International Course on Management of Protected Areas: Something everyone working in conservation should experience

August 31, 2017

By Óscar Carvajal Mora, Galapagos National Park ranger and head of the Park’s Ecosystem Department on Isabela Island.

Haga clic aquí para ver una versión en Español.

Oscar World Rangers sign

Many years ago I wrote: “Some are born a park ranger, while others become park rangers over time, following the paths of pioneers to protect the wonders that we touch with our hands and, almost, with our soul.”

When I began as a volunteer at the Charles Darwin Foundation on Isabela Island 16 years ago, I had the opportunity to work in the field with Galapagos National Park rangers monitoring giant tortoises in several areas in southern Isabela. This work impassioned me, and from that moment I knew that I wanted to be a park ranger. About a year later, my dream came true when I started working for the Galapagos National Park as Isabela’s park ranger responsible for the Protection Department (now the Ecosystem Department), supervising 12 park rangers.

Given my interest in what I consider not just a career, but a lifestyle, I spent much time in the field to learn the importance of our work in Galapagos. Eventually I came to fully understand the effort and sacrifice of park rangers who work in remote areas in the field, areas to which only they (we) can reach, and the risks that they experience.

Craig MacFarland and Oscar

Craig MacFarland (left), founder of the Ranger course in Colorado, with the author.

One of my primary, ongoing objectives within the Park is to improve the quality of the work of those I supervise. One of the best ways to do this is to prepare them to be better professionals as well as better people, to help them to value themselves and their work more and more. To improve both their personal and institutional capabilities, I continually strive to ensure that the majority of park rangers on Isabela have training opportunities in various courses at local, national, and international levels.

I have also sought to further educate myself and then replicate the lessons learned for both the people I work with and the area I work in. In July 2017, thanks to funding from three NGOs, including Galapagos Conservancy, I had the opportunity to participate in the 27th international Course on Management of Protected Areas, a month-long course carried out annually at Colorado State University in the city of Fort Collins.

Green River Utah field trip

A field trip along the Green River in Utah.

Field trips to numerous protected areas encompassing a range of different management categories formed the core of the course. We visited Phantom Canyon Preserve, Soapstone Prairie Natural Area, Lee Martinez Park, Rocky Mountain National Park, Rawah Wilderness in Roosevelt National Forest, Browns Park National Wildlife Refuge, Yampa River State Park, Flaming Gorge National Recreation Area, and Dinosaur National Monument. These visits provided onsite experience and an in-depth understanding of management strategies, which we each evaluated for potential implementation in our home countries (24 participants from 10 countries in Latin America).

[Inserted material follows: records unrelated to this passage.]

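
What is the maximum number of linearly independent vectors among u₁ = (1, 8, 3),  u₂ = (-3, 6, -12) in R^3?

2

Apply Gaussian elimination to the matrix whose rows are u₁, u₂.
The echelon form has 2 nonzero rows, so the rank is 2.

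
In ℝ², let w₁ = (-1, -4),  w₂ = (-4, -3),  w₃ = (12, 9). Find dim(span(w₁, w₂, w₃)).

2

Row-reduce the 3×2 matrix with these as rows.
Reduction leaves 2 leading entries, giving rank 2.
(With 3 elements in a 2-dimensional space the rank is at most 2.)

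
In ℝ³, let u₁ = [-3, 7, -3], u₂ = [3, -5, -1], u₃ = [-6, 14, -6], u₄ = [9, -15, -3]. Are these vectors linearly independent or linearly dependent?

There are 4 vectors in a 3-dimensional space, so they cannot be linearly independent.

linearly dependent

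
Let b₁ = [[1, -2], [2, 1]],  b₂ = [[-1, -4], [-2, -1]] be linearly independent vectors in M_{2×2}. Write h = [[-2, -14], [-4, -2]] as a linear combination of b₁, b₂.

Take coordinate vectors relative to {E₁₁, E₁₂, E₂₁, E₂₂}.
Write h = c₁b₁ + c₂b₂ and equate components.
Row-reducing the augmented matrix gives the unique coefficients (c₁, c₂) = (1, 3).

h = b₁ + 3b₂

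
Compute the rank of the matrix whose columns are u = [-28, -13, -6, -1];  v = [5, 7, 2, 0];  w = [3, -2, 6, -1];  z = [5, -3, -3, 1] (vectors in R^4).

Apply Gaussian elimination to the matrix whose rows are u, v, w, z.
The echelon form has 3 nonzero rows, so the rank is 3.

rank 3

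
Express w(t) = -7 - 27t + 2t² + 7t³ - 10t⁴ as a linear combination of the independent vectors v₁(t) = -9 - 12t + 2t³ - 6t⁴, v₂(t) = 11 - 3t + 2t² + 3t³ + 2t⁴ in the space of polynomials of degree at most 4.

Identify each element with its coordinate vector in ℝ⁵ via {1, t, …, t⁴}.
Write w = α₁v₁ + α₂v₂ and equate components.
The system has the unique solution (α₁, α₂) = (2, 1).

w = 2v₁ + v₂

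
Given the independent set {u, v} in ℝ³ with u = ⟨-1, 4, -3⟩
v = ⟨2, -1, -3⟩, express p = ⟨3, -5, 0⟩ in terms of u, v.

p = -u + v

Since u, v are independent, the coefficients expressing p are uniquely determined by a linear system.
The system has the unique solution (c₁, c₂) = (-1, 1).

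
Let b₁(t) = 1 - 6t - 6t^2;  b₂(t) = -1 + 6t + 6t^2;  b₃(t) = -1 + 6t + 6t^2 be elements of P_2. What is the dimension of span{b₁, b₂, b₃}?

Use coordinates relative to {1, t, t^2}.
Put the 3×3 matrix [b₁|b₂|b₃] into echelon form.
The echelon form has 1 nonzero row, so the rank is 1.

1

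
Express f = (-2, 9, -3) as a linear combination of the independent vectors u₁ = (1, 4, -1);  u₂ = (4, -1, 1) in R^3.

Since u₁, u₂ are independent, the coefficients expressing f are uniquely determined by a linear system.
Row-reducing the augmented matrix gives the unique coefficients (c₁, c₂) = (2, -1).

f = 2u₁ - u₂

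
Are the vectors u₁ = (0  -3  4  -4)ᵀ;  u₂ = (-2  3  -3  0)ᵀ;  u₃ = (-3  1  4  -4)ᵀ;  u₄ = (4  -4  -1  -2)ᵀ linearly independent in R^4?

The matrix [u₁|u₂|u₃|u₄] has determinant 90.
A nonzero determinant means the columns are linearly independent.

linearly independent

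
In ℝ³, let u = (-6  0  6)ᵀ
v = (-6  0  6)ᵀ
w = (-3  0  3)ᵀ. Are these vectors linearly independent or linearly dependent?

One vector is a scalar multiple of another, so the set is dependent.

linearly dependent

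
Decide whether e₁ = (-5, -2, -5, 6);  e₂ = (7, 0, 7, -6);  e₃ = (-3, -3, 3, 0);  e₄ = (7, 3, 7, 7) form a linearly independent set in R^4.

Form the 4×4 matrix with these as columns; its determinant is 1308.
A nonzero determinant means the columns are linearly independent.

linearly independent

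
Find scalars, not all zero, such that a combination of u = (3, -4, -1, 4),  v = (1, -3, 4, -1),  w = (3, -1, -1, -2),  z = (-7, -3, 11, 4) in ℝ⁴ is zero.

2v - 3w - z = 0

Solve the homogeneous system with u, v, w, z as columns by row-reducing the coefficient matrix.
One solution (up to scaling) is (0, 2, -3, -1).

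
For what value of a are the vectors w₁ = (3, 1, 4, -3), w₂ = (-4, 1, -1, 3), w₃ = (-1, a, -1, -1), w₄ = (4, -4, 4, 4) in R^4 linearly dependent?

Dependence holds iff the 4×4 matrix [w₁ w₂ w₃ w₄] is singular.
Expanding, det = 100 - 100*a.
Solving 100 - 100*a = 0 yields a = 1.

a = 1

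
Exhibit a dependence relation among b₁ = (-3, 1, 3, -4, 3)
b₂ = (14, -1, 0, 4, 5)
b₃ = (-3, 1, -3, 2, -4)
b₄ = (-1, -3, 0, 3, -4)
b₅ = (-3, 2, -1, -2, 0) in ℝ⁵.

Row-reduce the matrix with b₁, b₂, b₃, b₄, b₅ as columns; the null space gives the coefficients.
The free variable yields coefficients (1, 1, 0, 2, 3) (any nonzero multiple also works).

b₁ + b₂ + 2b₄ + 3b₅ = 0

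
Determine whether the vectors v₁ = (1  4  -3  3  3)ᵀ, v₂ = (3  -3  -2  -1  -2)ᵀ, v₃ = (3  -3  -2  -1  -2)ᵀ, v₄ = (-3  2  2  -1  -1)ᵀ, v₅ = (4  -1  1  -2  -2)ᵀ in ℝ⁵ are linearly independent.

linearly dependent

Two of the vectors are equal, giving an immediate dependence.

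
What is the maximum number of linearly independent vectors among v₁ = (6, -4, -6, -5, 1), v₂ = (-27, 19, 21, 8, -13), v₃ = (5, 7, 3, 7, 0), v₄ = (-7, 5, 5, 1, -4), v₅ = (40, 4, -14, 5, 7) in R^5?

Row-reduce the 5×5 matrix with these as rows.
Reduction leaves 3 leading entries, giving rank 3.

3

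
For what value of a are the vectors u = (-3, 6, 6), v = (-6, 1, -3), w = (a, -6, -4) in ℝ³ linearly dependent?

a = 23/4

Place the vectors as rows of a 3×3 matrix; dependence ⇔ determinant zero.
Cofactor expansion gives det = 138 - 24*a.
This vanishes exactly when a = 23/4.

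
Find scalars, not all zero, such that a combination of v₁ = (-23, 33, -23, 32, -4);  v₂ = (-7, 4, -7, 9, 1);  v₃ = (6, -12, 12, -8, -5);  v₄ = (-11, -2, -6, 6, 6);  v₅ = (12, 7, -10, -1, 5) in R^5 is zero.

v₁ - 3v₂ + 2v₃ + 2v₄ + v₅ = 0

Set up α₁v₁ + … + α₅v₅ = 0 and solve the homogeneous system.
The free variable yields coefficients (1, -3, 2, 2, 1) (any nonzero multiple also works).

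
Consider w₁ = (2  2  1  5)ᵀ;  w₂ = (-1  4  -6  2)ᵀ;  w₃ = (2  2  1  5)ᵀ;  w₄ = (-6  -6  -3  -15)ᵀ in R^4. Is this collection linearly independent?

Two of the vectors are equal, giving an immediate dependence.

linearly dependent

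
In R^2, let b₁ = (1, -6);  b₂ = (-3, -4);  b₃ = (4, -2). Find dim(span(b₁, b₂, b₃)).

2

Row-reduce the 3×2 matrix with these as rows.
Exactly 2 pivots survive; hence the rank is 2.
(With 3 elements in a 2-dimensional space the rank is at most 2.)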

The field trips were supplemented by several hours of theoretical classes, which contributed to improving our knowledge about the reality of protected areas in Latin America. The talks covered conservation issues as well as our instructors sharing their own experiences, which were invaluable.

Oscar in Rawah Wilderness

The author takes in the scenery of the Rawah Wilderness in Roosevelt Nat’l Forest, CO.

Perhaps the greatest experience throughout the course was living together and exchanging our experiences among all participants – students and instructors alike. Hearing the challenges, management strategies, and on-the-ground projects in the various countries represented by the course participants contributed to a shared understanding that while our countries have many similar challenges in the environmental field, there are also significant differences that require varied responses.

At the end of the month of training, we all recommitted to continue our work and to constantly make an effort to improve. Every day we can learn something new. Every day we can be not only the best professional possible but better people. The path that we follow is not easy, but we cannot forget that the more obstacles there are along the way, the more rewarding the victory.

Oscar Bio PhotoÓscar Carvajal Mora was born in Quito in 1978. He obtained his degree in tourism, then moved to Galapagos in the summer of 2001. Since 2003, he has worked as a park ranger for the Galapagos National Park. He is 39 years old and is currently in charge of the Ecosystem Department of the park’s Technical Unit of Isabela. Oscar is a long-term collaborator with the Giant Tortoise Restoration Initiative (GTRI). In 2012, he participated in the international workshop “Giant Tortoise Restoration through Integrated Research and Management”, which served as the basis for the creation of the GTRI. Oscar has participated in many field expeditions, among them the release of tortoises on Pinta in 2010 and the 2016 census of tortoises on San Cristóbal.

GC recently supported his participation in Colorado State University’s course for Latin American park rangers. This course, offered annually, was co-founded in 1990 by Dr. Craig MacFarland, the first President of the Board of Directors of GC, in collaboration with Dr. George Wallace. Over the years, several park rangers from Galapagos have participated.